Pour accélérer la netralisation, il est indispensable qu’il se trouve dans la solution un métal réfractaire ; c’est-à-dire de l’or, de l’argent ou du titane. « La vitesse de dégradation de la matière dépend de son environnement chimique, c’est-à-dire des électrons extérieurs de ses atomes. Il est évident que nous modifions leur configuration électronique grâce au fait que les nanoparticules sont capables de renforcer localement le champ électromagnétique du laser », explique Chafeïev.
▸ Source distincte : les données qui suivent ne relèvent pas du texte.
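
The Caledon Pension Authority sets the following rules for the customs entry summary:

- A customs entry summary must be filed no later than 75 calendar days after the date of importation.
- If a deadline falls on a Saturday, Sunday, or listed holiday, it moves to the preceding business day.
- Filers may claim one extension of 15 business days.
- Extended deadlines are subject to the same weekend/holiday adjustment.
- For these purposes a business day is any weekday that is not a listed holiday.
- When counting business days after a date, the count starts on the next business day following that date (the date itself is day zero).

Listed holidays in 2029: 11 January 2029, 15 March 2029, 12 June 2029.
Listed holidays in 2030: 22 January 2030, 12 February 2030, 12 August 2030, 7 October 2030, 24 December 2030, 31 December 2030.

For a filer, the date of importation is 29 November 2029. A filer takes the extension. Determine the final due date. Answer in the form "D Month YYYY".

5 March 2030

From 29 November 2029, 75 calendar days later is 12 February 2030.
12 February 2030 is a listed holiday; the preceding business day is 11 February 2030 (Monday).
Counting 15 further business days from 11 February 2030 reaches 5 March 2030.
Since 5 March 2030 is a Tuesday and not a holiday, the date is unchanged.
The final due date is 5 March 2030.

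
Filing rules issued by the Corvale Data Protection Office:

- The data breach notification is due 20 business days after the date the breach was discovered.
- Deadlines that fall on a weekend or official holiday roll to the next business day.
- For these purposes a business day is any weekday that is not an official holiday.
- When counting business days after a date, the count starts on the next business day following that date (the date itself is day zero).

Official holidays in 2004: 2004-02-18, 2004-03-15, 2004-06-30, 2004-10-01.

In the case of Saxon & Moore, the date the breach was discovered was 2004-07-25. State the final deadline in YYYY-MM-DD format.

20 business days after 2004-07-25, excluding weekends and holidays, is 2004-08-20.
Since 2004-08-20 is a Friday and not a holiday, the date is unchanged.
Final deadline: 2004-08-20.

2004-08-20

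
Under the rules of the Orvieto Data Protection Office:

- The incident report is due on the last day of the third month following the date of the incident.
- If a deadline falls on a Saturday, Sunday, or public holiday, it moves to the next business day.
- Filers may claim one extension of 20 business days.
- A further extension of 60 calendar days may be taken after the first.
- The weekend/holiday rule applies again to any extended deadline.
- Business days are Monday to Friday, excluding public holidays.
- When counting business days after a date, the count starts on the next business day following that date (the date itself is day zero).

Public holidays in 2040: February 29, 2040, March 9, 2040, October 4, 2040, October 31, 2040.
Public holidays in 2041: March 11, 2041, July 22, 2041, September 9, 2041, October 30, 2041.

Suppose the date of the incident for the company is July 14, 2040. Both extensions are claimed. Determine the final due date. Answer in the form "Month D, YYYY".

January 28, 2041

3 months after July 14, 2040 is October 2040; that month ends on October 31, 2040.
October 31, 2040 is a listed holiday; the next business day is November 1, 2040 (Thursday).
The 20-business-day extension runs from November 1, 2040 to November 29, 2040.
Since November 29, 2040 is a Thursday and not a holiday, the date is unchanged.
The 60-calendar-day extension moves the deadline from November 29, 2040 to January 28, 2041.
January 28, 2041 falls on a Monday, which is a business day, so no adjustment is needed.
Final deadline: January 28, 2041.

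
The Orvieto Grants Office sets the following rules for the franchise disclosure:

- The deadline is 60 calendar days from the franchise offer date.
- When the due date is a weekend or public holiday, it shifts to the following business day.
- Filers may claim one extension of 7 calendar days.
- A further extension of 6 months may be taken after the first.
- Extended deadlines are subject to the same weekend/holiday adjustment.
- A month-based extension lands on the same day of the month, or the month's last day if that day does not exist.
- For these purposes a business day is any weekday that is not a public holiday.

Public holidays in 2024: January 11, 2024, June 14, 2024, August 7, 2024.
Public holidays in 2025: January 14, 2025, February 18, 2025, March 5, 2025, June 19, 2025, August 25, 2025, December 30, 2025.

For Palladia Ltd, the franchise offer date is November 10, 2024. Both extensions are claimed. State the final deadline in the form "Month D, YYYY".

July 16, 2025

Adding 60 calendar days to November 10, 2024 gives January 9, 2025.
January 9, 2025 is a Thursday and not a listed holiday, so it stands.
Applying the 7-calendar-day extension: January 9, 2025 + 7 days = January 16, 2025.
January 16, 2025 falls on a Thursday, which is a business day, so no adjustment is needed.
Applying the 6 months extension: 6 months after January 16, 2025 is July 16, 2025.
July 16, 2025 is a Wednesday and not a listed holiday, so it stands.
The final due date is July 16, 2025.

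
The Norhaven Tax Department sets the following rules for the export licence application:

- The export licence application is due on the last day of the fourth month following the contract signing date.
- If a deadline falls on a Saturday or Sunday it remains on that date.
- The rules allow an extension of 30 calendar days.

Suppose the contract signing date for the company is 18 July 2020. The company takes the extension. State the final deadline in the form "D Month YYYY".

30 December 2020

The fourth month after 18 July 2020 is November 2020, whose last day is 30 November 2020.
30 November 2020 falls on a Monday. The rules make no weekend/holiday allowance, so it remains 30 November 2020.
Applying the 30-calendar-day extension: 30 November 2020 + 30 days = 30 December 2020.
30 December 2020 is a Wednesday; no weekend or holiday adjustment applies.
Final deadline: 30 December 2020.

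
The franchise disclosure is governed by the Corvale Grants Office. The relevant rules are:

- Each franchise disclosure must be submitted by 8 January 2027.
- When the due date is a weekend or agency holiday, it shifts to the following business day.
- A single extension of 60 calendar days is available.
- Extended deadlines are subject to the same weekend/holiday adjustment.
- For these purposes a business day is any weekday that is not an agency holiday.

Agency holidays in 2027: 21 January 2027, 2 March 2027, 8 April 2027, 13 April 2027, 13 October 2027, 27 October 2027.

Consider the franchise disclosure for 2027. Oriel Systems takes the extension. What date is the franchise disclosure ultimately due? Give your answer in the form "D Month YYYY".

9 March 2027

The stated deadline is 8 January 2027.
8 January 2027 (Friday) is already a business day.
The 60-calendar-day extension moves the deadline from 8 January 2027 to 9 March 2027.
Since 9 March 2027 is a Tuesday and not a holiday, the date is unchanged.
Deadline: 9 March 2027.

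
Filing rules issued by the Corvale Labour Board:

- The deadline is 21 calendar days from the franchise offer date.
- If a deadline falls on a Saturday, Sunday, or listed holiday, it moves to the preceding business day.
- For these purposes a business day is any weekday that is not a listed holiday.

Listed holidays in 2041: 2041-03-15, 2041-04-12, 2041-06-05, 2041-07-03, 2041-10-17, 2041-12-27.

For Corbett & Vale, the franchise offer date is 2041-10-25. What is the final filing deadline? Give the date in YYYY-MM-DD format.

2041-11-15

From 2041-10-25, 21 calendar days later is 2041-11-15.
2041-11-15 (Friday) is already a business day.
Deadline: 2041-11-15.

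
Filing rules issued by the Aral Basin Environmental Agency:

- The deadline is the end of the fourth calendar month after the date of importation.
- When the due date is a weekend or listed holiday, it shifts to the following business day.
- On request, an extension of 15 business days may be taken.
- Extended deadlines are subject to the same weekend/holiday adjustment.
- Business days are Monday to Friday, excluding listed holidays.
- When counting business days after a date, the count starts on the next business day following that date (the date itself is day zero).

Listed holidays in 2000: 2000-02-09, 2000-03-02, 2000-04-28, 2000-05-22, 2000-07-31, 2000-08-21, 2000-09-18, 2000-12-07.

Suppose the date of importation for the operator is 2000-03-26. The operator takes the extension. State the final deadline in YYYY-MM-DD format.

2000-08-23

The fourth month after 2000-03-26 is July 2000, whose last day is 2000-07-31.
2000-07-31 is a listed holiday; the next business day is 2000-08-01 (Tuesday).
Applying the 15-business-day extension: 15 business days after 2000-08-01 is 2000-08-23.
2000-08-23 falls on a Wednesday, which is a business day, so no adjustment is needed.
Deadline: 2000-08-23.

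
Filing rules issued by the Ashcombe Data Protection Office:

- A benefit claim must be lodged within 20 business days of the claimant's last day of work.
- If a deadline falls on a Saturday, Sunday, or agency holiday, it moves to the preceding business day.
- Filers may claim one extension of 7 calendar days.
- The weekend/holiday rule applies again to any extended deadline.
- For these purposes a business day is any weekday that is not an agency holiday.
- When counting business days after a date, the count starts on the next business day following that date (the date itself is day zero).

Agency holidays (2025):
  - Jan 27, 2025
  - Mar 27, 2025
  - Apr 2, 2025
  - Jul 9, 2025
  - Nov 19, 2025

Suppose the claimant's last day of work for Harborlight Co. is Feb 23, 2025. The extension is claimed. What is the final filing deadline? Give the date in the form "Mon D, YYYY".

Counting 20 business days after Feb 23, 2025 (skipping weekends and listed holidays) reaches Mar 21, 2025.
Mar 21, 2025 falls on a Friday, which is a business day, so no adjustment is needed.
The 7-calendar-day extension moves the deadline from Mar 21, 2025 to Mar 28, 2025.
Mar 28, 2025 is a Friday and not a listed holiday, so it stands.
Deadline: Mar 28, 2025.

Mar 28, 2025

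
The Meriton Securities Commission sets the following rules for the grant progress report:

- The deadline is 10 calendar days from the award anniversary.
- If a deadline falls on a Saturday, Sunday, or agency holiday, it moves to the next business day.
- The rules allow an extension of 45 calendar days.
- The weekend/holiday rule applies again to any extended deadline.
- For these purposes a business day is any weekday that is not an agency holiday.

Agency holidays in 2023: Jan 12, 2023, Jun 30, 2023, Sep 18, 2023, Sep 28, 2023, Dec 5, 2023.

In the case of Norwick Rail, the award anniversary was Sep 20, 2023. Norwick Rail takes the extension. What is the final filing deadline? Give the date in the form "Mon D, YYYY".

Nov 16, 2023

Adding 10 calendar days to Sep 20, 2023 gives Sep 30, 2023.
Because Sep 30, 2023 is a Saturday, the deadline becomes Oct 2, 2023 (Monday).
Applying the 45-calendar-day extension: Oct 2, 2023 + 45 days = Nov 16, 2023.
Nov 16, 2023 (Thursday) is already a business day.
Deadline: Nov 16, 2023.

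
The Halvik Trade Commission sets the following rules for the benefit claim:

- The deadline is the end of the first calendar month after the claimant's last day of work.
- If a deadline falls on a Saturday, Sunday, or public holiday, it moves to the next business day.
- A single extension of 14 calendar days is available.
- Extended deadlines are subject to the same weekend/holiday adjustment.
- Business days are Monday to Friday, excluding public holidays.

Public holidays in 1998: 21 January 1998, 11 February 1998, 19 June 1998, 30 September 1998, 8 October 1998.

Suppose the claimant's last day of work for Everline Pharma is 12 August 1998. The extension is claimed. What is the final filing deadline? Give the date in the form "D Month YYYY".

The first month after 12 August 1998 is September 1998, whose last day is 30 September 1998.
30 September 1998 is a listed holiday, so it moves to the next business day, 1 October 1998 (Thursday).
The 14-calendar-day extension moves the deadline from 1 October 1998 to 15 October 1998.
15 October 1998 (Thursday) is already a business day.
The final due date is 15 October 1998.

15 October 1998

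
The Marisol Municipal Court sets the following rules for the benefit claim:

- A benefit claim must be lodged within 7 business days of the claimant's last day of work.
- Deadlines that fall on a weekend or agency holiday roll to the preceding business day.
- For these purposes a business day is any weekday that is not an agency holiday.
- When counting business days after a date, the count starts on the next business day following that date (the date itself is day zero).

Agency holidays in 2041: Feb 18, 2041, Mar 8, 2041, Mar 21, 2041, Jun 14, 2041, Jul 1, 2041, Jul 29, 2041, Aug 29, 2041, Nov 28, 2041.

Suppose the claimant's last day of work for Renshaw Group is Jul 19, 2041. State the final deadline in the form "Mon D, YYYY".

Jul 31, 2041

7 business days after Jul 19, 2041, excluding weekends and holidays, is Jul 31, 2041.
Jul 31, 2041 (Wednesday) is already a business day.
So the filing is due Jul 31, 2041.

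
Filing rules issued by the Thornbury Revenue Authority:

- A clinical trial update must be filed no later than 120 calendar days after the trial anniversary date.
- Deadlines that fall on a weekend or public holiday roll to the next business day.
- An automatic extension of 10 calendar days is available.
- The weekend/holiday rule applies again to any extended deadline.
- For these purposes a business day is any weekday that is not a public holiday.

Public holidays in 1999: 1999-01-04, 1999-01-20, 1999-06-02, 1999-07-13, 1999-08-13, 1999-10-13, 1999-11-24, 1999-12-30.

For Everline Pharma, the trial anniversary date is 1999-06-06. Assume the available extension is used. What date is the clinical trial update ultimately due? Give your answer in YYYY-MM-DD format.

1999-10-14

From 1999-06-06, 120 calendar days later is 1999-10-04.
1999-10-04 falls on a Monday, which is a business day, so no adjustment is needed.
Add the 10 calendar-day extension to 1999-10-04: 1999-10-14.
1999-10-14 is a Thursday and not a listed holiday, so it stands.
The final due date is 1999-10-14.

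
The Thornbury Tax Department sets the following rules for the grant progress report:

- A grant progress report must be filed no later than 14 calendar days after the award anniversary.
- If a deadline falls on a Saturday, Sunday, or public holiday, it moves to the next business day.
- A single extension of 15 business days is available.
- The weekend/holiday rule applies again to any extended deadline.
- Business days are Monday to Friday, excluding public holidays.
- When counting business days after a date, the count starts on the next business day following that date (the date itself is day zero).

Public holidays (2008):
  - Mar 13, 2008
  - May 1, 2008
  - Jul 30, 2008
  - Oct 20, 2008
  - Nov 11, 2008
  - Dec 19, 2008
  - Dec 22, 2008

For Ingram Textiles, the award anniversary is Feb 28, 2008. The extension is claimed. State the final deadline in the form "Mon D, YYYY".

Adding 14 calendar days to Feb 28, 2008 gives Mar 13, 2008.
Because Mar 13, 2008 is a listed holiday, the deadline becomes Mar 14, 2008 (Friday).
The 15-business-day extension runs from Mar 14, 2008 to Apr 4, 2008.
Apr 4, 2008 falls on a Friday, which is a business day, so no adjustment is needed.
Deadline: Apr 4, 2008.

Apr 4, 2008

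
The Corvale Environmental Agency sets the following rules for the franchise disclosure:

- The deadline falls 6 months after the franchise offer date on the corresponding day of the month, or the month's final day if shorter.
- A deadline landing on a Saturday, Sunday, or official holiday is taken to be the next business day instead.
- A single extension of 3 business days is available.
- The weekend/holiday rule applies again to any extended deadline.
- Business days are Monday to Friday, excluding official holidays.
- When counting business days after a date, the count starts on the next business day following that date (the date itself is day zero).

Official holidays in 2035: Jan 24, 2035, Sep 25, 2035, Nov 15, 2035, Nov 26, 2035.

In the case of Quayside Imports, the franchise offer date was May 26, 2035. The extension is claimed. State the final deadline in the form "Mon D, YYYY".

Moving 6 months forward from May 26, 2035 on the corresponding day gives Nov 26, 2035.
Because Nov 26, 2035 is a listed holiday, the deadline becomes Nov 27, 2035 (Tuesday).
Applying the 3-business-day extension: 3 business days after Nov 27, 2035 is Nov 30, 2035.
Nov 30, 2035 is a Friday and not a listed holiday, so it stands.
Final deadline: Nov 30, 2035.

Nov 30, 2035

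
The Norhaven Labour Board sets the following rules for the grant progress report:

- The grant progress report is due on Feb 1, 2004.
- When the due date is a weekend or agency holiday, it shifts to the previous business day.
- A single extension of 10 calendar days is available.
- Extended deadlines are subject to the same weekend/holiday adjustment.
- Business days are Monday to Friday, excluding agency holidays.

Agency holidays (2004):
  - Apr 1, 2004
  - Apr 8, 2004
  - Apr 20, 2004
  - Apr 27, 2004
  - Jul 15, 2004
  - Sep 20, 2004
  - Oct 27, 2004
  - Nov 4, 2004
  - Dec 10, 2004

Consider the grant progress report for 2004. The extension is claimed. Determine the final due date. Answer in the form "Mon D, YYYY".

The stated deadline is Feb 1, 2004.
Because Feb 1, 2004 is a Sunday, the deadline becomes Jan 30, 2004 (Friday).
With the 10-day extension, Jan 30, 2004 becomes Feb 9, 2004.
Feb 9, 2004 is a Monday and not a listed holiday, so it stands.
The final due date is Feb 9, 2004.

Feb 9, 2004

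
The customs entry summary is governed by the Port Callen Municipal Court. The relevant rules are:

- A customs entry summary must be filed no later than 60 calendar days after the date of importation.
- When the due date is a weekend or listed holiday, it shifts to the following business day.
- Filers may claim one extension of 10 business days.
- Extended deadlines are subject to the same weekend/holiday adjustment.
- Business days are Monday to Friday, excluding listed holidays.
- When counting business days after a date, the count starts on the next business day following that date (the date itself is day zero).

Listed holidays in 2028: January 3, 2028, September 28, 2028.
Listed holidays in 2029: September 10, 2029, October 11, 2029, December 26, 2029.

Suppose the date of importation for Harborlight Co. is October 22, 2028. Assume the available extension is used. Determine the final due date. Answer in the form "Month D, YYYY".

From October 22, 2028, 60 calendar days later is December 21, 2028.
Since December 21, 2028 is a Thursday and not a holiday, the date is unchanged.
The 10-business-day extension runs from December 21, 2028 to January 4, 2029.
January 4, 2029 falls on a Thursday, which is a business day, so no adjustment is needed.
Final deadline: January 4, 2029.

January 4, 2029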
Des conclusions à la pratique

À l’heure actuelle, le groupe de Chafeïev attend la confirmation de ses résultats par l’Institut unifié de recherches nucléaires (Russie). Pour les besoins de l’expérience, leurs collègues apporteront au laboratoire un gamma-spectromètre à base de germanium hyper pur. Avec l’aide de cet appareil, il sera possible de surveiller le processus en temps réel. Une expérience de contrôle sera menée avec du césium 137.

« Il est indispensable de constater le processus de ses propres yeux, et ensuite d’y chercher une explication. Avec une expérience de plus de cinquante ans dans le domaine de la physique nucléaire expérimentale, j’ai du mal à croire à une accélération massive de la désintégration du noyau sous l’effet d’un rayon laser ou d’un environnement chimique spécifique », affirme Sarkis Karamian, chercheur en chef du Laboratoire des réactions nucléaires de l’IURN.

Les chercheurs réfléchissent déjà aux applications concrètes du futur système. Il est peu probable qu’il permette de neutraliser les radiations sur la terre ferme, comme à Tchernobyl, car la capacité de pénétration du laser dans le sol se mesure en microns. Mais en ce qui concerne l’eau, de grandes possibilités s’ouvrent.

« Bien sûr, on peut accumuler de la terre et la traiter ensuite, explique Chafeïev, mais dans notre cas il est plus pratique de travailler avec des solutions. Par exemple, à Fukushima, d’où se déversent encore aujourd’hui du tritium et du césium, ce système pourrait largement améliorer la situation ».